Implementation Pattern
Assign two IDs for every original vertex:
in[v] = 2 * v
out[v] = 2 * v + 1
Add:
addEdge(in[v], out[v], vertexCapacity[v])
For every original edge:
u -> v
add:
addEdge(out[u], in[v], edgeCapacity[u][v])
Run max flow on the transformed graph.
Choosing Infinity
When a vertex should be unconstrained, use a capacity large enough that it cannot become the bottleneck.
A safe value is often:
sum of capacities leaving the source
or:
sum of all positive capacities
Use 64-bit integers when capacities may be large.
Avoid using the maximum integer value directly if later additions may overflow.
Complexity
Node splitting doubles the number of vertices:
V' = 2V
It adds one internal edge per vertex:
E' = E + V
The transformed graph remains linear in the original graph size.
The dominant cost is still the max-flow algorithm.
Common Mistakes
Connecting to the Wrong Side
Incoming edges must go to v_in.
Outgoing edges must leave from v_out.
The common transformation is:
u_out -> v_in
Forgetting the Internal Edge
Without:
v_in -> v_out
there is no way to enforce the vertex capacity.
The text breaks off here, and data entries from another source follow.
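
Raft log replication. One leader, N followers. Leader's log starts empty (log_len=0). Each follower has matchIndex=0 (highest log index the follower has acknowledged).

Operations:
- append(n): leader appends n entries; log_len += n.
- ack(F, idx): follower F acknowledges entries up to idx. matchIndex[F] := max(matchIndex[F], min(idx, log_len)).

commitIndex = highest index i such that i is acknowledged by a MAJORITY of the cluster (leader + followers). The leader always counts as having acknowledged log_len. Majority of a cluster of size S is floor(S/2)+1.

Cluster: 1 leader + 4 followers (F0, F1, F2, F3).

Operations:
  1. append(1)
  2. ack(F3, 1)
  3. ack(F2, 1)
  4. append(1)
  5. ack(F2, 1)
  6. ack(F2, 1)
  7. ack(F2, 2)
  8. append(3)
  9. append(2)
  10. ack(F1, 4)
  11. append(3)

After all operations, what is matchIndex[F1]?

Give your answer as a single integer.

Answer: 4

Derivation:
Op 1: append 1 -> log_len=1
Op 2: F3 acks idx 1 -> match: F0=0 F1=0 F2=0 F3=1; commitIndex=0
Op 3: F2 acks idx 1 -> match: F0=0 F1=0 F2=1 F3=1; commitIndex=1
Op 4: append 1 -> log_len=2
Op 5: F2 acks idx 1 -> match: F0=0 F1=0 F2=1 F3=1; commitIndex=1
Op 6: F2 acks idx 1 -> match: F0=0 F1=0 F2=1 F3=1; commitIndex=1
Op 7: F2 acks idx 2 -> match: F0=0 F1=0 F2=2 F3=1; commitIndex=1
Op 8: append 3 -> log_len=5
Op 9: append 2 -> log_len=7
Op 10: F1 acks idx 4 -> match: F0=0 F1=4 F2=2 F3=1; commitIndex=2
Op 11: append 3 -> log_len=10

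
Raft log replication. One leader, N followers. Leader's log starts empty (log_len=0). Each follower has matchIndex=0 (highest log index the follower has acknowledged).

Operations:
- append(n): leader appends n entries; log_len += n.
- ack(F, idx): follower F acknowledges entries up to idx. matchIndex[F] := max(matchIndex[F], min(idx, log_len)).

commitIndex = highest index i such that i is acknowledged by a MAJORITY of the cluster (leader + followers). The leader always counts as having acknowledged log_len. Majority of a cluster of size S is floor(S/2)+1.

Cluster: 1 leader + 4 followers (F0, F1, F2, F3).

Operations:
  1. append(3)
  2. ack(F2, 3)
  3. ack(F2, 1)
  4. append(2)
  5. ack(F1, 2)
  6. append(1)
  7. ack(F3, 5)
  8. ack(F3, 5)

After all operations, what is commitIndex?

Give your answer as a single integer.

Answer: 3

Derivation:
Op 1: append 3 -> log_len=3
Op 2: F2 acks idx 3 -> match: F0=0 F1=0 F2=3 F3=0; commitIndex=0
Op 3: F2 acks idx 1 -> match: F0=0 F1=0 F2=3 F3=0; commitIndex=0
Op 4: append 2 -> log_len=5
Op 5: F1 acks idx 2 -> match: F0=0 F1=2 F2=3 F3=0; commitIndex=2
Op 6: append 1 -> log_len=6
Op 7: F3 acks idx 5 -> match: F0=0 F1=2 F2=3 F3=5; commitIndex=3
Op 8: F3 acks idx 5 -> match: F0=0 F1=2 F2=3 F3=5; commitIndex=3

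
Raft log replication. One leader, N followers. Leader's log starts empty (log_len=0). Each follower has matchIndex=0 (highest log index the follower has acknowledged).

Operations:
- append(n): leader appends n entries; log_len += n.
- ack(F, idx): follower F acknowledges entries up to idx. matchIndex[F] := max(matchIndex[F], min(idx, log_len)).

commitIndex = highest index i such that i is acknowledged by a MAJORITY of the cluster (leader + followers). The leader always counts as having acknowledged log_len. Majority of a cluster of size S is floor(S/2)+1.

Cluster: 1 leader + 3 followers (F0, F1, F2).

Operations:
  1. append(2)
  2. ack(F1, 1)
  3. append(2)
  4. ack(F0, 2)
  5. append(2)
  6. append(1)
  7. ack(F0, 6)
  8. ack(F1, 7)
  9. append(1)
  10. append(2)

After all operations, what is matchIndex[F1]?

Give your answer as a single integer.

Answer: 7

Derivation:
Op 1: append 2 -> log_len=2
Op 2: F1 acks idx 1 -> match: F0=0 F1=1 F2=0; commitIndex=0
Op 3: append 2 -> log_len=4
Op 4: F0 acks idx 2 -> match: F0=2 F1=1 F2=0; commitIndex=1
Op 5: append 2 -> log_len=6
Op 6: append 1 -> log_len=7
Op 7: F0 acks idx 6 -> match: F0=6 F1=1 F2=0; commitIndex=1
Op 8: F1 acks idx 7 -> match: F0=6 F1=7 F2=0; commitIndex=6
Op 9: append 1 -> log_len=8
Op 10: append 2 -> log_len=10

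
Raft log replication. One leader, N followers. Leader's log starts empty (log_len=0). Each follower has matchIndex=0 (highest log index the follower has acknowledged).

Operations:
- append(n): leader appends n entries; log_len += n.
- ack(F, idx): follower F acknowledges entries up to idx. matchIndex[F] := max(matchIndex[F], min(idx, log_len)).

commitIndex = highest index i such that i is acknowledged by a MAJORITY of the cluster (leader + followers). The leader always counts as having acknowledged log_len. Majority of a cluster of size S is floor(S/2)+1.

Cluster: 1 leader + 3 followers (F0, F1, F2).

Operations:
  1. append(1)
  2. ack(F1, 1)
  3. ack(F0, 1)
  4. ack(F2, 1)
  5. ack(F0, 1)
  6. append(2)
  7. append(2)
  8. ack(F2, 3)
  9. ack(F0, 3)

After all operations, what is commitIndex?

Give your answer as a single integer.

Op 1: append 1 -> log_len=1
Op 2: F1 acks idx 1 -> match: F0=0 F1=1 F2=0; commitIndex=0
Op 3: F0 acks idx 1 -> match: F0=1 F1=1 F2=0; commitIndex=1
Op 4: F2 acks idx 1 -> match: F0=1 F1=1 F2=1; commitIndex=1
Op 5: F0 acks idx 1 -> match: F0=1 F1=1 F2=1; commitIndex=1
Op 6: append 2 -> log_len=3
Op 7: append 2 -> log_len=5
Op 8: F2 acks idx 3 -> match: F0=1 F1=1 F2=3; commitIndex=1
Op 9: F0 acks idx 3 -> match: F0=3 F1=1 F2=3; commitIndex=3

Answer: 3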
Constraining Source or Sink Accidentally
Only split source or sink with finite capacity when the problem explicitly requires it.
Mishandling Undirected Shared Capacity
Two directed edges do not enforce one shared undirected capacity.
Using Too Small an Infinity
An artificial infinity that is too small silently changes the problem.
Discussion
Vertex capacity is a modeling issue. Max-flow algorithms do not need special support for it. By splitting a vertex into an input side and an output side, you turn a vertex constraint into an ordinary edge constraint.
This is a recurring theme in network-flow modeling: if a constraint is awkward in the original graph, change the graph so that the constraint becomes a standard capacity constraint.
Takeaway
To enforce a vertex capacity, split the vertex into v_in and v_out, connect them with an edge whose capacity is the vertex limit, route all incoming edges into v_in, and route all outgoing edges from v_out.
After this transformation, any standard max-flow, min-cut, or min-cost-flow algorithm can be applied unchanged.